On Sat, Feb 9, 2008 at 12:27 PM, Ulf Lamping <ulf.lamping@xxxxxx> wrote:
> ronnie sahlberg schrieb:
> > Personal first hand experience.
> >
> SCNR to ask your motivations ;-)
>
> > I have tested this myself on several PCs and compared. The same host,
> > the same capture file, the same preferences using the same SVN version
> > of wireshark
> > it ran 2+ times faster when booting into linux than w2k and w2k3.
> > Bear in mind, the tests were all for semi large capture files in the
> > range 10-200MByte and testing how long it takes to load a trace, how
> > long it takes to filter a trace, how long it takes to bring up the tcp
> > sequence number graph.
> > I think it was something like 5-6 different single and multi cpu systems.
> > (multiprocessing is a bit pointless with wireshark)
> >
> Well, while *capturing*, the capture and display tasks could run on two
> different CPU's - however, I've never checked if they really do ;-)
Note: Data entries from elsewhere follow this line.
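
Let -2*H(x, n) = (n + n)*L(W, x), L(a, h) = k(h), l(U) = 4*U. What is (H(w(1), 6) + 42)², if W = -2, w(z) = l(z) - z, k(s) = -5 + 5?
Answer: 1764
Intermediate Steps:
k(s) = 0
w(z) = 3*z (w(z) = 4*z - z = 3*z)
L(a, h) = 0
H(x, n) = 0 (H(x, n) = -(n + n)*0/2 = -2*n*0/2 = -½*0 = 0)
(H(w(1), 6) + 42)² = (0 + 42)² = 42² = 1764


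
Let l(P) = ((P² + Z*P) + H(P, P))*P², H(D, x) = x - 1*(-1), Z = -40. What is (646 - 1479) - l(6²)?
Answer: 137839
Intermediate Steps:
H(D, x) = 1 + x (H(D, x) = x + 1 = 1 + x)
l(P) = P²*(1 + P² - 39*P) (l(P) = ((P² - 40*P) + (1 + P))*P² = (1 + P² - 39*P)*P² = P²*(1 + P² - 39*P))
(646 - 1479) - l(6²) = (646 - 1479) - (6²)²*(1 + (6²)² - 39*6²) = -833 - 36²*(1 + 36² - 39*36) = -833 - 1296*(1 + 1296 - 1404) = -833 - 1296*(-107) = -833 - 1*(-138672) = -833 + 138672 = 137839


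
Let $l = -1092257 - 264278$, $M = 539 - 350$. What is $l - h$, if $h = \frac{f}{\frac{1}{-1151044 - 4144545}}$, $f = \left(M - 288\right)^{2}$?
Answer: $51900711254$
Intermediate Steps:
$M = 189$
$l = -1356535$ ($l = -1092257 - 264278 = -1356535$)
$f = 9801$ ($f = \left(189 - 288\right)^{2} = \left(-99\right)^{2} = 9801$)
$h = -51902067789$ ($h = \frac{9801}{\frac{1}{-1151044 - 4144545}} = \frac{9801}{\frac{1}{-5295589}} = \frac{9801}{- \frac{1}{5295589}} = 9801 \left(-5295589\right) = -51902067789$)
$l - h = -1356535 - -51902067789 = -1356535 + 51902067789 = 51900711254$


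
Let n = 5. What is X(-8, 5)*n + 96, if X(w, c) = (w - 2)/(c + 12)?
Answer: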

This use case was for people that would never capture. only download
existing captures from a central repository for post capture analysis.
>
> > The purpose was to find which hw+sw config would perform the fastest a
> > large group of users that would spend significant amount of time
> > looking at and filtering and analyzing 100MB - 1GByte large capture
> > files. I dont care what systems the end users would end up using,
> > they just wanted to know :
> > "which hw+sw combination should we use to make analyzing/filtering of
> > large captures as fast as possible".
> >
> Right! And I don't have any problems with your recommendation as you
> have tested it :-)
>
> > That is probably an effect of linux having wastly better memory
> > management than windows.
> >
> Oh, come on! Please don't spread FUD just as Microsoft does!!!
>
> Simply stating that Wireshark is 2+ times faster on Linux than on
> Windows, so this is probably caused by worse memory management on
> Windows is just FUD. Keep in mind that the libraries used to run
> Wireshark/tshark all have their origins in the "Unix world", so they're
> probably optimized here and ported more or less well to the Windows
> platform. For example, GTK+ is running "almost natively" on X
> (basically it was build as a replacement for motif) and was much later
> ported to Windows. Therefore it's just very likely that GTK+ is running
> faster on Linux than on Windows.
>
> Following the same argumentation, using a fast commercial analyzer
> (highly optimized for) Windows compared to Wireshark would clearly state
> the superior Windows platform ...
>
Yes your right.
WHY linux+wireshark is/was faster than windows+wireshark is unknown.
It just is/was.
The larger the capture file is/was the greater the difference is/was.